I’m making slow but steady progress with the rewrite/ edit of Lock and Cady’s story.
I’m now half-way through chapter two, and I’ve set a goal to sub the partial by June 20.
I’ve never really done this before, not properly. I’ve completed or nearly finished first drafts then not edited them. I’ve written first chapters that I’ve laboured over and tried to edit then gone no further because I knew they weren’t good enough (actually, the problem is I know know that I write my way in, the real story for all those abandoned attempts started in chapter two or three!). This is the first time I’ve ever written a first draft, sat down and worked out what needed to be fixed, then set about doing it.
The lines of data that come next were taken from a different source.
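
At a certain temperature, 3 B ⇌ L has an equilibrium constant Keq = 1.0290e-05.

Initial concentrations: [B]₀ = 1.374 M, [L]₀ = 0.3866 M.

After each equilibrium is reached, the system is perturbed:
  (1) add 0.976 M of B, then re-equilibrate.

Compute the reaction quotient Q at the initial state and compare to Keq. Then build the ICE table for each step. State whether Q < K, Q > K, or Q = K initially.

Q₀ = 0.149; Q > K (proceeds reverse)

Q₀ = 0.149 vs Keq = 1.0290e-05 ⇒ Q>K, reverse
Step 1:
                   B          L
  init         1.374     0.3866
  Δ            1.159    -0.3864
  eq           2.533 1.6729e-04
  solve Keq expr → x = -0.3864; check Q = 1.0290e-05
Then add 0.976 M of B.
Step 2:
                   B          L
  init         3.509 1.6729e-04
  Δ       -8.3130e-04 2.7710e-04
  eq           3.508 4.4439e-04
  solve Keq expr → x = 2.7710e-04; check Q = 1.0290e-05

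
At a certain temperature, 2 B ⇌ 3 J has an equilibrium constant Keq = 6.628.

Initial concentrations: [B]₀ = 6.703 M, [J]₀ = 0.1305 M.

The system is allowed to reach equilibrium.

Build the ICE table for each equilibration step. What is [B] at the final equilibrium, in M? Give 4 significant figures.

Q₀ = 4.9464e-05 vs Keq = 6.628 ⇒ Q<K, forward
Step 1:
                   B          J
  init         6.703     0.1305
  Δ           -2.942      4.413
  eq           3.761      4.543
  solve Keq expr → x = 1.471; check Q = 6.628

[B]_eq = 3.761 M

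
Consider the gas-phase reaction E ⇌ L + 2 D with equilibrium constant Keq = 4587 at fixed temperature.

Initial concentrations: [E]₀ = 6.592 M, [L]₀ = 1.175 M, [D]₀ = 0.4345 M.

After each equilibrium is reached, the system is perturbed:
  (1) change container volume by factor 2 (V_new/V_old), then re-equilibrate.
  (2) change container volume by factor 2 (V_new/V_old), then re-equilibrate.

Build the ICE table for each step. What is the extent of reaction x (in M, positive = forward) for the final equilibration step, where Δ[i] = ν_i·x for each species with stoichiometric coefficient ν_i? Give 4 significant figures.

Q₀ = 0.03365 vs Keq = 4587 ⇒ Q<K, forward
Step 1:
                   E          L          D
  init         6.592      1.175     0.4345
  Δ           -6.313      6.313      12.63
  eq          0.2785      7.488      13.06
  solve Keq expr → x = 6.313; check Q = 4587
Then change container volume by factor 2 (V_new/V_old).
Step 2:
                   E          L          D
  init        0.1393      3.744      6.531
  Δ          -0.1013     0.1013     0.2025
  eq         0.03801      3.845      6.733
  solve Keq expr → x = 0.1013; check Q = 4587
Then change container volume by factor 2 (V_new/V_old).
Step 3:
                   E          L          D
  init         0.019      1.923      3.367
  Δ         -0.01414    0.01414    0.02827
  eq        0.004867      1.937      3.395
  solve Keq expr → x = 0.01414; check Q = 4587

x = 0.01414 M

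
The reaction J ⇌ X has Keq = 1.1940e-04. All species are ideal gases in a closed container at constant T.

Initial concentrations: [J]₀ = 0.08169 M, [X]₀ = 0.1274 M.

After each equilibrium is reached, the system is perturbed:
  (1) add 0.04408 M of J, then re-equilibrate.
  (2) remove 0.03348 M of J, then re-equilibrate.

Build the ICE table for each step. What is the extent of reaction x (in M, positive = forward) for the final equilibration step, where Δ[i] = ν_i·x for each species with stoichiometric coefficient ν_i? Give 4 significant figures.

Q₀ = 1.56 vs Keq = 1.1940e-04 ⇒ Q>K, reverse
Step 1:
                    J           X
  init        0.08169      0.1274
  Δ            0.1274     -0.1274
  eq           0.2091  2.4962e-05
  solve Keq expr → x = -0.1274; check Q = 1.1940e-04
Then add 0.04408 M of J.
Step 2:
                    J           X
  init         0.2531  2.4962e-05
  Δ       -5.2625e-06  5.2625e-06
  eq           0.2531  3.0225e-05
  solve Keq expr → x = 5.2625e-06; check Q = 1.1940e-04
Then remove 0.03348 M of J.
Step 3:
                    J           X
  init         0.2197  3.0225e-05
  Δ        3.9970e-06 -3.9970e-06
  eq           0.2197  2.6228e-05
  solve Keq expr → x = -3.9970e-06; check Q = 1.1940e-04

x = -3.9970e-06 M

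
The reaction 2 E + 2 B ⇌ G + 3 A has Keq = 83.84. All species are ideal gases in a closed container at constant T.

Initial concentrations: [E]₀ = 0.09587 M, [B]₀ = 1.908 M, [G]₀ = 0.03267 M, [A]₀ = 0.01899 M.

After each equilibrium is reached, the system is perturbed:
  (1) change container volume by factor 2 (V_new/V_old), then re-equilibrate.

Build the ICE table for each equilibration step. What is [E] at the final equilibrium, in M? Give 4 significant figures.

Q₀ = 6.6865e-06 vs Keq = 83.84 ⇒ Q<K, forward
Step 1:
                  E         B         G         A
  Initial   0.09587     1.908   0.03267   0.01899
  Change   -0.09477  -0.09477   0.04738    0.1422
  Equil    0.001102     1.813   0.08005    0.1611
  solve Keq expr → x = 0.04738; check Q = 83.84
Then change container volume by factor 2 (V_new/V_old).
Step 2:
                  E         B         G         A
  Initial 5.5118e-04    0.9066   0.04003   0.08057
  Change          0         0         0         0
  Equil   5.5118e-04    0.9066   0.04003   0.08057
  solve Keq expr → x = 0; check Q = 83.84

[E]_eq = 5.5118e-04 M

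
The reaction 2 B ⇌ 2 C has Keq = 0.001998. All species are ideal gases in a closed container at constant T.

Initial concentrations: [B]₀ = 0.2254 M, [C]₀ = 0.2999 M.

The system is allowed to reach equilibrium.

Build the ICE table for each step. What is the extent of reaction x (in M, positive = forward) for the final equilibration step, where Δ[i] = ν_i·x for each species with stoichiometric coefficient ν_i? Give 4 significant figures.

Q₀ = 1.77 vs Keq = 0.001998 ⇒ Q>K, reverse
Step 1:
                   B          C
  I           0.2254     0.2999
  C           0.2774    -0.2774
  E           0.5028    0.02248
  solve Keq expr → x = -0.1387; check Q = 0.001998

x = -0.1387 M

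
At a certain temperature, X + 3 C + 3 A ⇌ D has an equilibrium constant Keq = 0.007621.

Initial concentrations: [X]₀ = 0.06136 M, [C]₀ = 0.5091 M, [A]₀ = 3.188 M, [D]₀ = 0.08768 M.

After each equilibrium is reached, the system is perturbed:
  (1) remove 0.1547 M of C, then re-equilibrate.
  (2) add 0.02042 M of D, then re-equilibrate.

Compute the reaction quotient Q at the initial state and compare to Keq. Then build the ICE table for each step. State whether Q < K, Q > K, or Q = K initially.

Q₀ = 0.3342; Q > K (proceeds reverse)

Q₀ = 0.3342 vs Keq = 0.007621 ⇒ Q>K, reverse
Step 1:
                    X           C           A           D
  Initial     0.06136      0.5091       3.188     0.08768
  Change       0.0723      0.2169      0.2169     -0.0723
  Equil        0.1337       0.726       3.405     0.01538
  solve Keq expr → x = -0.0723; check Q = 0.007621
Then remove 0.1547 M of C.
Step 2:
                    X           C           A           D
  Initial      0.1337      0.5713       3.405     0.01538
  Change     0.006533      0.0196      0.0196   -0.006533
  Equil        0.1402      0.5909       3.424    0.008852
  solve Keq expr → x = -0.006533; check Q = 0.007621
Then add 0.02042 M of D.
Step 3:
                    X           C           A           D
  Initial      0.1402      0.5909       3.424     0.02927
  Change      0.01621     0.04863     0.04863    -0.01621
  Equil        0.1564      0.6395       3.473     0.01306
  solve Keq expr → x = -0.01621; check Q = 0.007621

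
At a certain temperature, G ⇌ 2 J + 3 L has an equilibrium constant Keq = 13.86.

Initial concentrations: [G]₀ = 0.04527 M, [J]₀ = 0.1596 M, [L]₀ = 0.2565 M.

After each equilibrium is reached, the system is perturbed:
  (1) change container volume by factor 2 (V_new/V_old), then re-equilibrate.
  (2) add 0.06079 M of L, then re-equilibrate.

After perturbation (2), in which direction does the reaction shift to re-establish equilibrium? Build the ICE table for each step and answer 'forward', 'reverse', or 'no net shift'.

Direction: reverse

Q₀ = 0.009495 vs Keq = 13.86 ⇒ Q<K, forward
Step 1:
                   G          J          L
  Initial    0.04527     0.1596     0.2565
  Change      -0.045       0.09      0.135
  Equil   2.6973e-04     0.2496     0.3915
  solve Keq expr → x = 0.045; check Q = 13.86
Then change container volume by factor 2 (V_new/V_old).
Step 2:
                   G          J          L
  Initial 1.3486e-04     0.1248     0.1958
  Change  -1.2635e-04 2.5270e-04 3.7905e-04
  Equil   8.5124e-06     0.1251     0.1961
  solve Keq expr → x = 1.2635e-04; check Q = 13.86
Then add 0.06079 M of L.
Step 3:
                   G          J          L
  Initial 8.5124e-06     0.1251     0.2569
  Change  1.0608e-05 -2.1217e-05 -3.1825e-05
  Equil   1.9121e-05      0.125     0.2569
  solve Keq expr → x = -1.0608e-05; check Q = 13.86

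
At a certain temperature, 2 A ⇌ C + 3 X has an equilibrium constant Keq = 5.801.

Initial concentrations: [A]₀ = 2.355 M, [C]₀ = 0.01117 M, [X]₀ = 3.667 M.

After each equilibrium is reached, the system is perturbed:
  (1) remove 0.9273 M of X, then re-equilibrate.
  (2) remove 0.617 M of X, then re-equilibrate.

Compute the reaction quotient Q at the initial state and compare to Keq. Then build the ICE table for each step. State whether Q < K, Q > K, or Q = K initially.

Q₀ = 0.09931 vs Keq = 5.801 ⇒ Q<K, forward
Step 1:
                    A           C           X
  I             2.355     0.01117       3.667
  C           -0.4705      0.2352      0.7057
  E             1.885      0.2464       4.373
  solve Keq expr → x = 0.2352; check Q = 5.801
Then remove 0.9273 M of X.
Step 2:
                    A           C           X
  I             1.885      0.2464       3.445
  C            -0.174     0.08698      0.2609
  E             1.711      0.3334       3.706
  solve Keq expr → x = 0.08698; check Q = 5.801
Then remove 0.617 M of X.
Step 3:
                    A           C           X
  I             1.711      0.3334       3.089
  C           -0.1368      0.0684      0.2052
  E             1.574      0.4018       3.295
  solve Keq expr → x = 0.0684; check Q = 5.801

Q₀ = 0.09931; Q < K (proceeds forward)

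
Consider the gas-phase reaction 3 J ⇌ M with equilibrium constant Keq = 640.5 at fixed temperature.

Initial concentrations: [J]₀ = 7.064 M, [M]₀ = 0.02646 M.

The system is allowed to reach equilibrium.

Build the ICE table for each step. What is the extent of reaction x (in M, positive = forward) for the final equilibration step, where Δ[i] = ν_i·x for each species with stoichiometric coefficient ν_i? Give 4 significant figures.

x = 2.303 M

Q₀ = 7.5065e-05 vs Keq = 640.5 ⇒ Q<K, forward
Step 1:
                    J           M
  Initial       7.064     0.02646
  Change        -6.91       2.303
  Equil        0.1538        2.33
  solve Keq expr → x = 2.303; check Q = 640.5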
It’s an interesting process, and far slower and more thoughtful than the first draft writing was.
A lot of the first draft will go. The whole first three chapters will be new, completely different. There are several later scenes that don’t move the story along and can be compressed or removed. There’s a lot that needs to be changed. Which is good because that leaves more room for the real story, the relationship, the emotions. Room to go deep.
Chapter one is done now, I think. It’s been tweaked and retweaked. I added around another five hundred words to it today. The new words don’t change what happened, but they go deeper into the POV characters’ heads, and strengthen the body language and emotion (I hope!). Also deepen the emotional conflict too.
I’m taking this class with Margie Lawson. My characters’ physical reactions have been so cliche. They nod and smile and blink and grin hundreds of times. So non! She actually makes us check. I had 76 smiles in the first draft. I’ll probably still have a lot of smiles in the second draft, but I’m hoping I can describe them in ways that are a little fresher (but not TOO fresh- nothing like a startling simile to jerk the reader right out of story). Margie is good at pushing us to look at things differently. Hopefully I can also discover other things my characters can do besides smile and nod!
The other thing I’m giving close attention is the Donald Maass guideline- “Have conflict on every page”. I certainly didn’t have that in first draft! The potential for conflict was there, and some pages have it, but I have whole chapters where the characters are doing things but not much is really happening on an emotional level. They don’t need to be scrapped necessarily. Conflict can be as simple as the character thinking one thing and doing another. It can be the tension of the character wondering if her secret will be discovered. It can be the will-they-or-won’t-they of the hero and heroine who want to act on their attraction, but have too much past history getting in the way.
This is one of my favourite articles on editing, by Melissa James. I think my writing process might be very similar.
We’ll see if I succeed. I’m having fun with it, anyway!